Why I Majored in Molecular Biology

Essi Logan ’24

My love for biology goes back to my time in high school in my home country Togo, with our unit on the cardiovascular system. The more we discussed the heart and the regulation of blood flow, the more avid I was to learn about the human body. I thought I had found my passion in biology (because that was the umbrella term we used in high school) but when I discovered that biological sciences covered way more disciplines than general biology, I wanted to study as many as I could. Exploring different disciplines was important for me not only because I was curious but also because gaining all this knowledge would help me make informed career decisions. I was then in a conundrum: I wanted to explore all those fields, but I only had four years to gain knowledge accumulated over centuries.

When the time came to choose my major, my mind was at war with itself. I wanted a major that could help me understand biological systems to their core. I toggled between biology, neuroscience, and molecular biology, but finally settled on molecular biology. Biology was a little too macroscopic to satisfy my curiosity and neuroscience was too focused on the nervous system. What I sought was to dig deeper into the molecular basis of life and of the different biological players.

Molecular biology was the perfect major for me because as the name suggests, it ventures into the molecular foundations of cells, the building blocks of living beings. Research findings from molecular biology can be and have been applied to other fields which, in turn, feed back into our understanding of cellular processes and functions. The mol bio major is a door to many possibilities—one science field branching into multiple others.

As a member of the mol bio program, I gained valuable knowledge in cell biology, neuroscience, chemistry, physics, etc … Throughout these years, I explored interesting topics, such as the molecular basis of neurological disorders like Alzheimer’s in my neuroscience class and how physics can be applied in cancer therapeutics in my physical chemistry class. Another example of the interdisciplinarity of the mol bio program is my senior thesis. Under the guidance of Dr. Sara Olson, I am working to determine the structure of PERM-2, a protein on the C. elegans eggshell, through protein crystallization. Hence, combining findings from developmental biology, biochemistry, and structural biology, I am independently conducting research that could further our understanding of animal egg coats.

The molecular biology major has trained me well, both intellectually and professionally. Science is not an individualistic endeavor but a collective one, and every class that I took emphasized that. The group work in classes, in labs and even outside of the classroom has taught me resilience, teamwork, adaptability—all traits necessary for a scientist.

So, have I explored all the biological science fields as I intended to? Of course not. I would need multiple lifetimes for that. But I have learned enough to refine my career goals. I hope to continue with a Ph.D. in either immunology or cancer research and later work in academia as both a researcher and a professor.

Chloe Boudreau ’23

Since a young age, I have always loved learning and was consumed with an insatiable curiosity for science. I was endlessly reading and attempting to memorize my favorite childhood books about parts of the human body. In the years since I have developed a strong passion and deep fascination with applied science. I was immediately drawn to the interdisciplinary nature of molecular biology because it combined my two favorite subjects: biology and chemistry, into a unique and multifaceted field. After many conversations with my advisor, Professor Edward Crane, we decided that by majoring in molecular biology, I would be able to study material that genuinely excites me such as gene regulation, biochemical processes, signaling, mechanisms of mismatch DNA repair, and keep all my options open for postgraduate studies.

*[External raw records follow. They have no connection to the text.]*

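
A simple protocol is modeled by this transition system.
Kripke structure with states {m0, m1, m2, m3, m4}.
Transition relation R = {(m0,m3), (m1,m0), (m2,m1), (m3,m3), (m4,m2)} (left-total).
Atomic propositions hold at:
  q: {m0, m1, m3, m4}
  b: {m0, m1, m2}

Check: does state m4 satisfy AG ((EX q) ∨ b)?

No

Sat(EX q) = {s : some successor in {m0, m1, m3, m4}} = {m0, m1, m2, m3}
Sat((EX q) ∨ b) = {m0, m1, m2, m3}
AG ((EX q) ∨ b): greatest fixpoint, start Z0 = {m0, m1, m2, m3}, keep only states in Sat with every successor in Z. Already a fixed point.
Sat(AG ((EX q) ∨ b)) = {m0, m1, m2, m3}
m4 ∉ Sat(AG ((EX q) ∨ b)) = {m0, m1, m2, m3}, so the formula does not hold at m4.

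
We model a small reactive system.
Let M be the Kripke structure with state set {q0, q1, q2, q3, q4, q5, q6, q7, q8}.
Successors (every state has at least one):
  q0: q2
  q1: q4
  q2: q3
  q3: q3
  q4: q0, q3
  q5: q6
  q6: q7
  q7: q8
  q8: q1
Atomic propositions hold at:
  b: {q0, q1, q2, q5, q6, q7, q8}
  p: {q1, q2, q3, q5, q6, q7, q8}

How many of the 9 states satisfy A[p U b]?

7

A[p U b]: least fixpoint, start Z0 = Sat(b) = {q0, q1, q2, q5, q6, q7, q8}, add states in Sat(p) with every successor in Z. Already a fixed point.
Sat(A[p U b]) = {q0, q1, q2, q5, q6, q7, q8}
|Sat(A[p U b])| = |{q0, q1, q2, q5, q6, q7, q8}| = 7.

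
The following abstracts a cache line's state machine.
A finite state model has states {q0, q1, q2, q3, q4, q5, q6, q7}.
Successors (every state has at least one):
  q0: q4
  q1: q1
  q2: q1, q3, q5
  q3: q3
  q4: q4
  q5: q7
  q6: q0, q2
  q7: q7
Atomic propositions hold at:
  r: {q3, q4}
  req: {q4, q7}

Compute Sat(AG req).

AG req: greatest fixpoint, start Z0 = {q4, q7}, keep only states in Sat with every successor in Z. Already a fixed point.
Sat(AG req) = {q4, q7}

{q4, q7}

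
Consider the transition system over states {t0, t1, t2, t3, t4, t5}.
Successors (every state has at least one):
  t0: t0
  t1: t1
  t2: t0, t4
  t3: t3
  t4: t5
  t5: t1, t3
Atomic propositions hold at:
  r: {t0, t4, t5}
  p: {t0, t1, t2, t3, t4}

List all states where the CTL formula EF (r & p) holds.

{t0, t2, t4}

Sat(r & p) = {t0, t4}
EF (r & p): least fixpoint, start Z0 = {t0, t4}, add states with some successor in Z. Z1 = {t0, t2, t4}; fixed.
Sat(EF (r & p)) = {t0, t2, t4}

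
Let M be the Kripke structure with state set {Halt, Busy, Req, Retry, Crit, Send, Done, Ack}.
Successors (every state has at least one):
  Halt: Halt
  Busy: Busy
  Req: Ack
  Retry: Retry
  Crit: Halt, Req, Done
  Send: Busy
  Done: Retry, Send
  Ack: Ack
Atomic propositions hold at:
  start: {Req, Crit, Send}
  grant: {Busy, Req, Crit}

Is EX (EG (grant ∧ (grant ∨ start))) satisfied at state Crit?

No

Sat(grant ∨ start) = {Busy, Req, Crit, Send}
Sat(grant ∧ (grant ∨ start)) = {Busy, Req, Crit}
EG (grant ∧ (grant ∨ start)): greatest fixpoint, start Z0 = {Busy, Req, Crit}, keep only states in Sat with some successor in Z. Z1 = {Busy, Crit}; Z2 = {Busy}; fixed.
Sat(EG (grant ∧ (grant ∨ start))) = {Busy}
Sat(EX (EG (grant ∧ (grant ∨ start)))) = {s : some successor in {Busy}} = {Busy, Send}
Crit ∉ Sat(EX (EG (grant ∧ (grant ∨ start)))) = {Busy, Send}, so the formula does not hold at Crit.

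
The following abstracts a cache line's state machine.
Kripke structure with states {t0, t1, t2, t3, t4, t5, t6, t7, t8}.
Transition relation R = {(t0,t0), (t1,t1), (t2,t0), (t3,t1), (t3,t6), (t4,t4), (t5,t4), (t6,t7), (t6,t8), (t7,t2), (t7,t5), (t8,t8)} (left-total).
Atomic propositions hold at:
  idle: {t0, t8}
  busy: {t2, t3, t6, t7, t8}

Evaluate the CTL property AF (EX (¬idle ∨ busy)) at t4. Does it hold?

Yes

Sat(¬idle) = {t1, t2, t3, t4, t5, t6, t7}
Sat(¬idle ∨ busy) = {t1, t2, t3, t4, t5, t6, t7, t8}
Sat(EX (¬idle ∨ busy)) = {s : some successor in {t1, t2, t3, t4, t5, t6, t7, t8}} = {t1, t3, t4, t5, t6, t7, t8}
AF (EX (¬idle ∨ busy)): least fixpoint, start Z0 = {t1, t3, t4, t5, t6, t7, t8}, add states with every successor in Z. Already a fixed point.
Sat(AF (EX (¬idle ∨ busy))) = {t1, t3, t4, t5, t6, t7, t8}
t4 ∈ Sat(AF (EX (¬idle ∨ busy))) = {t1, t3, t4, t5, t6, t7, t8}, so the formula holds at t4.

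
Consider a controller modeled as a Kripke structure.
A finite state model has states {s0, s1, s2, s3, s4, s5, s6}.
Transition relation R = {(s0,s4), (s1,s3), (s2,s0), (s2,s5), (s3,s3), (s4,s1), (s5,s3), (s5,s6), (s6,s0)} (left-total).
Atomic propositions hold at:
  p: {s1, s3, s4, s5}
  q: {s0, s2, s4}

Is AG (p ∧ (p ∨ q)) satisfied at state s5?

No

Sat(p ∨ q) = {s0, s1, s2, s3, s4, s5}
Sat(p ∧ (p ∨ q)) = {s1, s3, s4, s5}
AG (p ∧ (p ∨ q)): greatest fixpoint, start Z0 = {s1, s3, s4, s5}, keep only states in Sat with every successor in Z. Z1 = {s1, s3, s4}; fixed.
Sat(AG (p ∧ (p ∨ q))) = {s1, s3, s4}
s5 ∉ Sat(AG (p ∧ (p ∨ q))) = {s1, s3, s4}, so the formula does not hold at s5.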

The Molecular Biology Department professors and students are an invaluable resource and support system; always available to answer my questions and provide me with endless advice and direction. The molecular biology faculty are so passionate and devoted to the department and eager to share their expertise and knowledge.

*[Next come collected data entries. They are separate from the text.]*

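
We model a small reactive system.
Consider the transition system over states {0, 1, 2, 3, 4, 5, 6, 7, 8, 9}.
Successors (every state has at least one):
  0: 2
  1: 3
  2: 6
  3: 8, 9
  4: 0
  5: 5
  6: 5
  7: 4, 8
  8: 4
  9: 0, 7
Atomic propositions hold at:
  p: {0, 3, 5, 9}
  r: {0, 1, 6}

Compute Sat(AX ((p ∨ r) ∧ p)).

{1, 4, 5, 6}

Sat(p ∨ r) = {0, 1, 3, 5, 6, 9}
Sat((p ∨ r) ∧ p) = {0, 3, 5, 9}
Sat(AX ((p ∨ r) ∧ p)) = {s : every successor in {0, 3, 5, 9}} = {1, 4, 5, 6}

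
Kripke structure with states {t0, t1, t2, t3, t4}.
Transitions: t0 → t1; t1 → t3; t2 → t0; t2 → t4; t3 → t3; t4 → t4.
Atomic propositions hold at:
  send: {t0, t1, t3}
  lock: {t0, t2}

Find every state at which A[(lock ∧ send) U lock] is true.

{t0, t2}

Sat(lock ∧ send) = {t0}
A[(lock ∧ send) U lock]: least fixpoint, start Z0 = Sat(lock) = {t0, t2}, add states in Sat(lock ∧ send) with every successor in Z. Already a fixed point.
Sat(A[(lock ∧ send) U lock]) = {t0, t2}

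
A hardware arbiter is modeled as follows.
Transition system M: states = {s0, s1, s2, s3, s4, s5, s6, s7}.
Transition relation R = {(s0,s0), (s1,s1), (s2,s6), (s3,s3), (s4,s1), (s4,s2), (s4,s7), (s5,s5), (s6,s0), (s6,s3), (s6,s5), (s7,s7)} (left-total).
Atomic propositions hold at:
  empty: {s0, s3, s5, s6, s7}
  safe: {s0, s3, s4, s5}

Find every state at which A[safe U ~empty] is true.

{s1, s2, s4}

Sat(~empty) = {s1, s2, s4}
A[safe U ~empty]: least fixpoint, start Z0 = Sat(~empty) = {s1, s2, s4}, add states in Sat(safe) with every successor in Z. Already a fixed point.
Sat(A[safe U ~empty]) = {s1, s2, s4}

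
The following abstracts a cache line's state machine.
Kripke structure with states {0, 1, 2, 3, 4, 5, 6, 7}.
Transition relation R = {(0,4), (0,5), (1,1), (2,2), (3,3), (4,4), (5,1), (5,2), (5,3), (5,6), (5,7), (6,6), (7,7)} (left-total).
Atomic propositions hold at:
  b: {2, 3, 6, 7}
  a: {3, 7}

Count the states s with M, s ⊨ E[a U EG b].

EG b: greatest fixpoint, start Z0 = {2, 3, 6, 7}, keep only states in Sat with some successor in Z. Already a fixed point.
Sat(EG b) = {2, 3, 6, 7}
E[a U EG b]: least fixpoint, start Z0 = Sat(EG b) = {2, 3, 6, 7}, add states in Sat(a) with some successor in Z. Already a fixed point.
Sat(E[a U EG b]) = {2, 3, 6, 7}
|Sat(E[a U EG b])| = |{2, 3, 6, 7}| = 4.

4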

Currently, I have an internship as a research assistant in the General Surgery Research Department at Massachusetts General Hospital where I work on updating the Colorectal Cancer Database. As a research assistant, I review medical records of patients and input data about their tumor pathology, cancer progression and comorbidities, any neoadjuvant/adjuvant treatments pursued, and more, to support studies relating to colorectal cancer. After learning about the mutations that predispose colorectal cancer and the relation between certain mutations and tumors, I’m eager to further explore the mechanisms that cause genetic mutations, the pathways that ultimately lead to cancer, and the ability of different treatments to inhibit these pathways. This research together with my studies at Pomona will enable me to combine my academic studies with actual patient outcomes while diving deeply into complex issues within molecular biology.

The molecular biology major has allowed me to further my academic trajectory by improving my problem-solving and writing skills all while allowing me to challenge myself academically. By majoring in molecular biology, I am constantly exploring what I am capable of academically and developing new ideas that will be critically beneficial throughout my academic and professional career.